June '08: A Stock Picker's Environment

by: Jason Schwarz

What are the conditions of a stock picker's environment?

  • Condition #1-Fear of economic calamity has been taken off the table.
  • Condition #2-Positive catalysts for recovery are identifiable but will take time to develop.

In such an environment, investors are anxious to put their money to work but are leery of further weakness spreading from the damaged sectors. Welcome to June 08. In case you've forgotten, the Fed will rescue any large financial institution whose collapse poses a risk to the economy (I had to throw that in there for all of you who started to panic over the Lehman (LEH) news from Tuesday).

In my last article, I compiled various quotes from big-time market participants who suggest that we are in the final stages of the credit crisis, the oil spike and the bottomed-out dollar, representing three major components of market weakness whose recovery would provide positive catalysts to the upside. However, I don't think anybody expects these three issues to rapidly improve in the short term. It is going to take some time as they work out the remaining obstacles.

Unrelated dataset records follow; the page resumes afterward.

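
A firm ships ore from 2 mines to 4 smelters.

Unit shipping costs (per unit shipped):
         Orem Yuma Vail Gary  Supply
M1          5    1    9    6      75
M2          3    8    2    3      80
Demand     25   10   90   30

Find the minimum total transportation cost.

565

Optimal allocation:
  M1–Orem: 25 × 5 = 125
  M1–Yuma: 10 × 1 = 10
  M1–Vail: 10 × 9 = 90
  M1–Gary: 30 × 6 = 180
  M2–Vail: 80 × 2 = 160
Total = 125 + 10 + 90 + 180 + 160 = 565.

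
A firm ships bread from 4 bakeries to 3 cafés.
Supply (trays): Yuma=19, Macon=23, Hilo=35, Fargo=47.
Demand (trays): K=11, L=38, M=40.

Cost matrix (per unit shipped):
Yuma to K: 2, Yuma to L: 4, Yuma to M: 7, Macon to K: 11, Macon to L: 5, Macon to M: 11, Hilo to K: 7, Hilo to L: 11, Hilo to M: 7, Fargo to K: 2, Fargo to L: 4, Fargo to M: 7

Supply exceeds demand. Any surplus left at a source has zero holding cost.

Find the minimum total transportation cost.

An optimal shipping plan:
  Yuma→L: 19 × 4 = 76
  Hilo→M: 35 × 7 = 245
  Fargo→K: 11 × 2 = 22
  Fargo→L: 19 × 4 = 76
  Fargo→M: 5 × 7 = 35
Total = 76 + 245 + 22 + 76 + 35 = 454.

454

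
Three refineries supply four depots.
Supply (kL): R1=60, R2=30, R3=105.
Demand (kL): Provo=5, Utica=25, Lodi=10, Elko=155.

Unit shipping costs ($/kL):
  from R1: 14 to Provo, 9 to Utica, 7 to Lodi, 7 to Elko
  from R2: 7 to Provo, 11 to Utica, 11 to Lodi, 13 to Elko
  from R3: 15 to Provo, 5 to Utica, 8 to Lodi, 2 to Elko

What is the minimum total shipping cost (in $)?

An optimal shipping plan:
  R1–Lodi: 10 kL
  R1–Elko: 50 kL
  R2–Provo: 5 kL
  R2–Utica: 25 kL
  R3–Elko: 105 kL
Total cost = $940.
(Supply check: R1 ships 60; R2 ships 30; R3 ships 105.)

940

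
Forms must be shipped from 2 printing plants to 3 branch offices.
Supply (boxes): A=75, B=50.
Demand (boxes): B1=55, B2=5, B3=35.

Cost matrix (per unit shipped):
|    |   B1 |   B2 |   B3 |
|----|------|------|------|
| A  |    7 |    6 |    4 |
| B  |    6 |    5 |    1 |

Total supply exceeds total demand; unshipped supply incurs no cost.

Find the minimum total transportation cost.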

Let's look at financials as an example: further declines in real estate valuations will put continued pressure on the financials (NYSEARCA:XLF). Standard & Poor's agrees. On Monday they lowered their ratings on Lehman Brothers, Merrill Lynch (MER) and Morgan Stanley (NYSE:MS) on concerns about further write-downs in their holdings of U.S. mortgage and residential construction loans. Who wants to invest in a balance sheet with sinking collateral?

The mark-to-market disclosure requirements of Sarbanes Oxley have fundamentally changed the way financials do business. As they adapt their business models to deal with the new transparency, a long term recovery in the sector cannot happen until real estate finds its bottom. It seems logical that a bottom won't happen until prices give back 50% of the 2003-2006 'easy lending' gains. Data from a typical California neighborhood like Thousand Oaks show us that median home prices jumped from $425,000 in 2003 to $770,000 in 2006/2007. Current prices are $669,000. That leaves us with another 12% to drop before we start to bottom out. We're headed in the right direction but we're not through all of the pain yet.

With an ultra-sensitive, election-year government working to avoid a widespread calamity we find ourselves in the midst of a perfect setup for robust stock picker returns. Anxious money will pour into the best-of-breed growers over the next few months. Back in January, when hedge fund manager Doug Kass correctly forecast the current market climate, #11 on his list of predictions was "investors pay up -real up -for growth. The three horsemen -- Research In Motion (RIMM), Apple Computer (NASDAQ:AAPL), and Google (NASDAQ:GOOG) move into bubble status. Their shares double in 2008 even as most equities decline." (thestreet.com)

Picking the obvious growth stories is the best way to play the beginning of the 2nd half recovery that Ben Bernanke spoke of on Tuesday. Low domestic interest rates, emerging market weakness, a low US dollar and declining real estate all lead us to the same conclusion-there aren't any investment alternatives. People have to put their money somewhere. I recommend staying away from the indexes as they sort out the final stages of weakness. Instead, focus on those companies who have a story to tell, a catalyst that will fundamentally carry them through the remaining rough period.

Our firm, Lone Peak Asset Management, is increasingly shifting client funds away from general sector funds and into unit trust portfolios that can more efficiently capitalize in a stock picker's environment. Such portfolio's are built around specific growth catalysts like the China Rebuild Portfolio, the Apple iPhone Portfolio, the Hybrid Automotive Portfolio and the McCain/Obama Portfolios. Cherry pick the high growth companies when the broad market takes them down. Respect the phase. The overall market is setting up to run again, but now is the time to be invested in the proven winners.